To be honest, we almost always answer this with sheer instinct, or with what we are “supposed to do.”

  • We hit the snooze button because we determined that the best use of the next 7 minutes, which we will never get back, is to get a tad more sleep.
  • A cup of coffee for $2.50 is better than saving that money or giving it to the guy on the corner.
  • Using 24 specific words to comfort a co-worker is better than using 46 words online to prove that somebody is wrong.Wisdom, as we will see in the Book of Proverbs, is the real-life working out of Truth. The real question is…which Truth? When our “truth” is that I need to build and keep my value, then it will be worked out in a “me first” avenue. When Truth is that Jesus has wooed me and given me infinite love and value, then it will be worked out in a “God first” and “others first” avenue.

In life we constantly ask “what should I do” in an infinite number of situations (parenting, job, pain, success, church etc). The first question should actually be “what do I believe?” because  it’s out of our belief that we will make decisions.

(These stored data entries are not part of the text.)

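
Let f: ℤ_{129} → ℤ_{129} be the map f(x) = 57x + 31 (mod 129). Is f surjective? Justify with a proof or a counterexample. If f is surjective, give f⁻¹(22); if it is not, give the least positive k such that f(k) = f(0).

43

By definition, surjectivity means every element of the codomain has a preimage under f.
Since gcd(57, 129) = 3, we have 57x ≡ 0 (mod 3) for all x, so f(x) ≡ 1 (mod 3).
But 0 ≢ 1 (mod 3), so 0 ∈ ℤ_{129} has no preimage. Thus f is not surjective.
Since f is not surjective, we find the least positive k with f(k) = f(0): this means 57k ≡ 0 (mod 129), i.e. 129 ∣ 57k. Since gcd(57, 129) = 3, dividing through by 3 this holds exactly when 43 ∣ 19k, and as gcd(19, 43) = 1, exactly when 43 ∣ k.
The smallest positive such k is 43.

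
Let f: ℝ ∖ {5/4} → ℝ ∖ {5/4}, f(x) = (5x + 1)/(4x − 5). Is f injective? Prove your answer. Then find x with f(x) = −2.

Suppose f(s) = f(t). Cross-multiplying: (5s + 1)(4t − 5) = (5t + 1)(4s − 5).
Expanding both sides and cancelling the symmetric terms leaves −29·(s − t) = 0. Since −29 ≠ 0, s = t. So f is injective.
Solving f(x) = −2: cross-multiplying gives 5x + 1 = −2(4x − 5), which rearranges to 13x = 9, so x = 9/13.

9/13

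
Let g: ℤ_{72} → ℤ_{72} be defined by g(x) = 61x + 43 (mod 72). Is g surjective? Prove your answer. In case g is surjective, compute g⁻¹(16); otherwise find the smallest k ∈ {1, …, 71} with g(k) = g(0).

By definition, surjectivity means every element of the codomain has a preimage under g.
Since gcd(61, 72) = 1, 61 is invertible modulo 72. Euclid's algorithm: 72 = 1·61 + 11, 61 = 5·11 + 6, 11 = 1·6 + 5, 6 = 1·5 + 1; back-substituting gives 1 = 13·61 − 11·72, so 61⁻¹ ≡ 13 (mod 72).
For any y ∈ ℤ_{72}, x = 13(y − 43) mod 72 satisfies g(x) = 61·13(y − 43) + 43 ≡ y (since 61·13 ≡ 1 mod 72). So every y has a preimage.
Thus g is surjective.
Since g is surjective, we find g⁻¹(16): we need 61x ≡ 16 − 43 ≡ 45 (mod 72). Using 61⁻¹ = 13: x ≡ 13·45 = 585 = 8·72 + 9, so x = 9.
Check: g(9) = 61·9 + 43 = 592 = 8·72 + 16 ≡ 16 (mod 72).

9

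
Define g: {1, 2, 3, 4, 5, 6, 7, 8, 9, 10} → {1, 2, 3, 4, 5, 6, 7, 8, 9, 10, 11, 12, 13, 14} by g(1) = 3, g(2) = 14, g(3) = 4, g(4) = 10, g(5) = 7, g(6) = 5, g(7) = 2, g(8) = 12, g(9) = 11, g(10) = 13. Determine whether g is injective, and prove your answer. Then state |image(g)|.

The values g(1), …, g(10) are 3, 14, 4, 10, 7, 5, 2, 12, 11, 13 — all distinct.
So g(s) = g(t) only when s = t, and g is injective.
The image of g is {2, 3, 4, 5, 7, 10, 11, 12, 13, 14}, which has 10 elements.

10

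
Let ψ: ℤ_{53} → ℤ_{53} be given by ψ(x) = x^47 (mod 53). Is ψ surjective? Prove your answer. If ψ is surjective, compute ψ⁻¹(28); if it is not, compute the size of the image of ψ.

Since 53 is prime, the nonzero elements of ℤ_{53} form a cyclic group of order 52.
As gcd(47, 52) = 1, raising to the 47th power is a bijection on this group: if u^47 ≡ v^47 then (uv^{−1})^47 = 1, and the only element of order dividing gcd(47, 52) = 1 is 1, so u = v.
With ψ(0) = 0 this makes ψ injective on all of ℤ_{53}, hence bijective (finite equal-size domain and codomain). In particular ψ is surjective.
Since ψ is surjective, we find the preimage of 28. The inverse of x ↦ x^47 on (ℤ_{53})^× is x ↦ x^31, because 47·31 = 1457 = 28·52 + 1 ≡ 1 (mod 52) and x^{52} = 1 for x ≠ 0 (Fermat). So ψ⁻¹(28) = 28^31 mod 53.
Repeated squaring mod 53: 28^1 ≡ 28, 28^2 ≡ 28² = 784 ≡ 42, 28^4 ≡ 42² = 1764 ≡ 15, 28^8 ≡ 15² = 225 ≡ 13, 28^16 ≡ 13² = 169 ≡ 10. Since 31 = 16 + 8 + 4 + 2 + 1, 28^31 ≡ 10·13·15·42·28: 10·13 = 130 ≡ 24, then 24·15 = 360 ≡ 42, then 42·42 = 1764 ≡ 15, then 15·28 = 420 ≡ 49. So 28^31 ≡ 49 (mod 53).
Hence ψ⁻¹(28) = 49.

49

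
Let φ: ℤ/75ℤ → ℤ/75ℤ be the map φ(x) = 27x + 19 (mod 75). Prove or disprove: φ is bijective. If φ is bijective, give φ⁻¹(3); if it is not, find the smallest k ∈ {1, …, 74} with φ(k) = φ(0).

By definition, φ is injective when φ(s) = φ(t) forces s = t.
We have gcd(27, 75) = 3 > 1. Taking s = 0 and t = 25: φ(0) = 19 and φ(25) = 27·25 + 19 = 694 ≡ 19 (mod 75).
So φ(0) = φ(25) while 0 ≠ 25, so φ is not injective, hence not bijective.
Since φ is not bijective, we find the least positive k with φ(k) = φ(0): this means 27k ≡ 0 (mod 75), i.e. 75 ∣ 27k. Since gcd(27, 75) = 3, dividing through by 3 this holds exactly when 25 ∣ 9k, and as gcd(9, 25) = 1, exactly when 25 ∣ k.
The smallest positive such k is 25.

25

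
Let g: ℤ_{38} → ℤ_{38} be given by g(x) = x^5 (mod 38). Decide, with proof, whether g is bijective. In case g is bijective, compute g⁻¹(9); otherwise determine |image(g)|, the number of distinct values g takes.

Computing x^5 mod 38 for each x (by repeated squaring, reducing mod 38 at every step), the values g(0), g(1), …, g(37) are: 0, 1, 32, 15, 36, 9, 24, 11, 12, 35, 22, 7, 8, 33, 10, 21, 4, 25, 18, 19, 20, 13, 34, 17, 28, 5, 30, 31, 16, 3, 26, 27, 14, 29, 2, 23, 6, 37.
Every element of ℤ_{38} appears exactly once in this list, so g is a bijection, and in particular bijective.
Since g is bijective, we read off the preimage of 9 from the same table: g(5) = 9, so g⁻¹(9) = 5.

5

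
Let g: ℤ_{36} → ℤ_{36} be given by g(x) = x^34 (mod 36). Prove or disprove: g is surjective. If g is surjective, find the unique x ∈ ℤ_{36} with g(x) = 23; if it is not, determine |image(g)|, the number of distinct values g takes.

g(0) = 0^34 = 0.
g(6): Repeated squaring mod 36: 6^1 ≡ 6, 6^2 ≡ 6² = 36 ≡ 0, 6^4 ≡ 0² = 0, 6^8 ≡ 0² = 0, 6^16 ≡ 0² = 0, 6^32 ≡ 0² = 0. Since 34 = 32 + 2, 6^34 ≡ 0·0: 0·0 = 0. So 6^34 ≡ 0 (mod 36).
So g(0) = g(6) = 0 while 0 ≠ 6, hence g is not injective.
A non-injective map from the 36-element set ℤ_{36} to itself takes at most 35 distinct values, so it cannot be surjective. Hence g is not surjective.
Since g is not surjective, we determine |image(g)|. Computing x^34 mod 36 for each x (by repeated squaring, reducing mod 36 at every step), the values g(0), g(1), …, g(35) are: 0, 1, 16, 9, 4, 13, 0, 25, 28, 9, 28, 25, 0, 13, 4, 9, 16, 1, 0, 1, 16, 9, 4, 13, 0, 25, 28, 9, 28, 25, 0, 13, 4, 9, 16, 1.
The distinct values are {0, 1, 4, 9, 13, 16, 25, 28}; there are 8 of them.

8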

In the midst of that, there are still countless situations, circumstances and questions that simply don’t have simple and clear answers. It is in these real-life scenarios where we have freedom and are empowered with the very Spirit of God inside of us to speak, guide and even carry us moment by moment. So the real question under “what should I do” is “what do I believe?”, and the real question under that is “can I trust God?” Can I trust that God is for me and has the power to make all things work for the good of those who know him and are called by him? The answer to that is simply found here:

Romans 8-32
He who did not spare his own Son but gave him up for us all, how will he not also with him graciously give us all things?

In Step

I was talking with a friend this morning whose son just got out of a leg cast which had forced him into a  wheelchair for a while and then onto crutches. He was telling me the strange unexpected phase 1 of post-crutches life was that his son still occasionally walked with a limp as if his leg was still in a cast and he wasn’t able to walk smoothly. The leg wasn’t the problem, it was his realization (belief) that he was healed. So he would catch himself limping, come to his senses and continue on with his healed walk.

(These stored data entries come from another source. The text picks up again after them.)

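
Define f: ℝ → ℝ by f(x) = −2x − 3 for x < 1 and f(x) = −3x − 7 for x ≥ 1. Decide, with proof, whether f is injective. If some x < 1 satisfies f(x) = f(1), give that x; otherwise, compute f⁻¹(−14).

7/3

Both pieces are strictly decreasing (slopes −2 and −3), so each is injective on its own interval.
The left piece maps (−∞, 1) onto (−5, ∞); the right piece maps [1, ∞) onto (−∞, −10].
These images are disjoint, so no value is attained by both pieces. Hence f is injective.
Because the two images are disjoint, no x < 1 has f(x) = f(1), so we compute f⁻¹(−14): −14 lies in (−∞, −10], so solve −3x − 7 = −14: x = (−14 + 7)/(−3) = 7/3.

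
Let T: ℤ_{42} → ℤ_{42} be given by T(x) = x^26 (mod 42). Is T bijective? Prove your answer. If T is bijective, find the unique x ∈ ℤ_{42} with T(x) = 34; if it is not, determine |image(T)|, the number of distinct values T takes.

16

T(4): Repeated squaring mod 42: 4^1 ≡ 4, 4^2 ≡ 4² = 16, 4^4 ≡ 16² = 256 ≡ 4, 4^8 ≡ 4² = 16, 4^16 ≡ 16² = 256 ≡ 4. Since 26 = 16 + 8 + 2, 4^26 ≡ 4·16·16: 4·16 = 64 ≡ 22, then 22·16 = 352 ≡ 16. So 4^26 ≡ 16 (mod 42).
T(10): Repeated squaring mod 42: 10^1 ≡ 10, 10^2 ≡ 10² = 100 ≡ 16, 10^4 ≡ 16² = 256 ≡ 4, 10^8 ≡ 4² = 16, 10^16 ≡ 16² = 256 ≡ 4. Since 26 = 16 + 8 + 2, 10^26 ≡ 4·16·16: 4·16 = 64 ≡ 22, then 22·16 = 352 ≡ 16. So 10^26 ≡ 16 (mod 42).
So T(4) = T(10) = 16 while 4 ≠ 10, hence T is not injective, hence not bijective.
Since T is not bijective, we determine |image(T)|. Computing x^26 mod 42 for each x (by repeated squaring, reducing mod 42 at every step), the values T(0), T(1), …, T(41) are: 0, 1, 4, 9, 16, 25, 36, 7, 22, 39, 16, 37, 18, 1, 28, 15, 4, 37, 30, 25, 22, 21, 22, 25, 30, 37, 4, 15, 28, 1, 18, 37, 16, 39, 22, 7, 36, 25, 16, 9, 4, 1.
The distinct values are {0, 1, 4, 7, 9, 15, 16, 18, 21, 22, 25, 28, 30, 36, 37, 39}; there are 16 of them.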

This is a revealing parallel to our spiritual life. This morning’s sermon was on Galatians 5: 16-25, which starts and ends with the same concept: “16 But I say, walk by the Spirit, and you will not gratify the desires of the flesh.  25 If we live by the Spirit, let us also keep in step with the Spirit.”

Paul is telling us that all who are in Christ have been healed and are invited to live “in step” with the Spirit, the power of our newly created life. He goes on in the passage to firstly describe acts of the “flesh”, which are practical ways in which we walk in synchronized cadence with our old sinful self-centered nature, and secondly the practical dance-steps that the Spirit is producing in our new nature (love, joy, peace, patience, kindness, goodness, faithfulness, gentleness and self-control). Here is what Paul is saying: our old nature HAS BEEN, IS BEING, and inevitably WILL BE crucified with Christ. Our brokenness has been healed by our crucified Jesus as he was broken in our place on the cross…yet we still “walk with a limp” even though our bones have been put back together. We fall back to the muscle memory from our old nature and limp around (i.e. “sin”, or serve ourselves), but then the Spirit reminds us of who we really are…that our old selves have been crucified and we have been given a wholly new life with new abilities. Sin no longer has power over us, though it still have presence and annoying persistence. But in the end, the sinful nature will be fully and finally defeated at which time it will have neither power nor presence. But until that day we are called to remember the Gospel: Who Jesus is, what he has done on our behalf, and who we now are in Christ…and walk in step (cadence) with the Spirit not out of guilt or fear but because we are healed and made to dance.